We can also get back in sync by stepping out of sync with exploitative systems of oppression. Rejecting the sadistic, sleep-depriving and soul-crushing demands of academia and the professional world’s individualistic grind culture by prioritizing rest and well-being is what Black artist and community healer Tricia Hersey’s liberation practice entails. Hersey recognizes resting as a spiritual activity which embodies a strong connection to our ancestral heritage. When we’re sleeping and well-rested we’re more in touch with ourselves, thus allowing us to be more in touch with the divine.

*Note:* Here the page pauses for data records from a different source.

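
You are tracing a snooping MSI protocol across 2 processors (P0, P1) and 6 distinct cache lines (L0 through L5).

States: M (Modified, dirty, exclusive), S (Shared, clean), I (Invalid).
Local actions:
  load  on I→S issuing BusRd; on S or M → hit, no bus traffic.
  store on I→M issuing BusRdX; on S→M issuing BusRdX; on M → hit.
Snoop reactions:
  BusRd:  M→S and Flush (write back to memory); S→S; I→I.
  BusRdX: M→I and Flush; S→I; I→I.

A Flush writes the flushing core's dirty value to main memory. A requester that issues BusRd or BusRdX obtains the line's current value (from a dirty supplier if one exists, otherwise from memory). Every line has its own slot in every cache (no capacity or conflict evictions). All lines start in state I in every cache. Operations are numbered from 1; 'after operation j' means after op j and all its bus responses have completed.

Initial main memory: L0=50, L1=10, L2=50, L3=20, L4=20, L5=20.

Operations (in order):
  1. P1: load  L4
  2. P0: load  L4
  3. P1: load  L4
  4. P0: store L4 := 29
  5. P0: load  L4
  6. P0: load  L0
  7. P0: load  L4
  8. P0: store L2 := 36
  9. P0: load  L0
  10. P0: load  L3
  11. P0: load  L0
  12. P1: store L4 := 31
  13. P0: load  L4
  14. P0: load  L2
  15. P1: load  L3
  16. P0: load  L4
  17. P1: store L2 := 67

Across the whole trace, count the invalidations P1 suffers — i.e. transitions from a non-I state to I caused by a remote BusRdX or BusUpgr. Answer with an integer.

invalidations = 1

1. P1: load  L4  bus=[BusRd]  L4: P0=I P1=S  mem[L4]=20
2. P0: load  L4  bus=[BusRd]  L4: P0=S P1=S  mem[L4]=20
3. P1: load  L4  bus=[-]  L4: P0=S P1=S  mem[L4]=20
4. P0: store L4 := 29  bus=[BusRdX]  L4: P0=M P1=I  mem[L4]=20
5. P0: load  L4  bus=[-]  L4: P0=M P1=I  mem[L4]=20
6. P0: load  L0  bus=[BusRd]  L0: P0=S P1=I  mem[L0]=50
7. P0: load  L4  bus=[-]  L4: P0=M P1=I  mem[L4]=20
8. P0: store L2 := 36  bus=[BusRdX]  L2: P0=M P1=I  mem[L2]=50
9. P0: load  L0  bus=[-]  L0: P0=S P1=I  mem[L0]=50
10. P0: load  L3  bus=[BusRd]  L3: P0=S P1=I  mem[L3]=20
11. P0: load  L0  bus=[-]  L0: P0=S P1=I  mem[L0]=50
12. P1: store L4 := 31  bus=[BusRdX,Flush]  L4: P0=I P1=M  mem[L4]=29
13. P0: load  L4  bus=[BusRd,Flush]  L4: P0=S P1=S  mem[L4]=31
14. P0: load  L2  bus=[-]  L2: P0=M P1=I  mem[L2]=50
15. P1: load  L3  bus=[BusRd]  L3: P0=S P1=S  mem[L3]=20
16. P0: load  L4  bus=[-]  L4: P0=S P1=S  mem[L4]=31
17. P1: store L2 := 67  bus=[BusRdX,Flush]  L2: P0=I P1=M  mem[L2]=36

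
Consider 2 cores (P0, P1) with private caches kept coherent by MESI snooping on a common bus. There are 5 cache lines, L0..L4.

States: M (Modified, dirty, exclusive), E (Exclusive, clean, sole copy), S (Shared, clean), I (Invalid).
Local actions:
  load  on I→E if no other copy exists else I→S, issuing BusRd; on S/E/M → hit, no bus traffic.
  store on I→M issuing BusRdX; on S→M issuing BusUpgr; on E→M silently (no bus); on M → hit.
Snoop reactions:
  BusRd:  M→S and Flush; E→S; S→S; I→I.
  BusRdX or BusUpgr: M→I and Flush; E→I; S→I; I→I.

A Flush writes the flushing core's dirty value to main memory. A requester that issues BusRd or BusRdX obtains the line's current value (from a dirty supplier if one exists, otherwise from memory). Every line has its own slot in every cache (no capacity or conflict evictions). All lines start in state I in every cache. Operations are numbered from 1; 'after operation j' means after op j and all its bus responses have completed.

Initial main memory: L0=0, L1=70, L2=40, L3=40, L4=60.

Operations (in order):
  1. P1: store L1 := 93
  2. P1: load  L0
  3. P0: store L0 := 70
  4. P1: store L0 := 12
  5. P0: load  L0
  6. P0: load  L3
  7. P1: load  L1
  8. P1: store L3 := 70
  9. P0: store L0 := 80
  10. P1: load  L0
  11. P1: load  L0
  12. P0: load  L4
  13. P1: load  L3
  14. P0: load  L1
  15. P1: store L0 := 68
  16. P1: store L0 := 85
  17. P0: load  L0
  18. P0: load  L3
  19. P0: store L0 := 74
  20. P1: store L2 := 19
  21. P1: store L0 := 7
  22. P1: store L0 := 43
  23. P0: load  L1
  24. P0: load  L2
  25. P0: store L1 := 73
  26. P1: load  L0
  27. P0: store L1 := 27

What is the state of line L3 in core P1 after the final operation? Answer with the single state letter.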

Another way we can get back in sync with ourselves is by being in sync with others. Van der Kolk claims that “a good support network is the single most powerful protection against becoming traumatized.” He posits that being touched or hugged in an affirmative, mindful manner allows us to relax and identify areas of tension within ourselves. Porges’ polyvagal theory infers that it is our natural tendency to be in a state of defensiveness. To be in sync with others, however, requires a temporal dismantling of our defenses so community can form. Similarly, Caldwell ascribes being in community with those of the same socioeconomic and social identities as us playing a pivotal role in reducing the influence oppression has on us. When thinking about community care and communities as sites for healing, van der Kolk cites the visceral experience of choral singing in its reciprocity as having strong healing potential. Similarly, much like meditation, the rhythm of dance has the potential to harmonize both sides of our brain. We engage in a rhythmic, artistically expressive activity (whether through singing, rapping, dancing, acting, improvising, playing an instrument or playing a sport) with others and help put ourselves back in sync in more ways than one. This isn’t to say that our trauma can be solved by one tap of the foot, but it is to say that the expressive arts pave a tremendous path towards the healing of our harm. When our lives are thrown out of sync, we can rely on our innate sense of rhythm and reciprocity to bring us back. When Megan said, “Look at how I bodied that, ate it up, and gave it back,” we all felt that.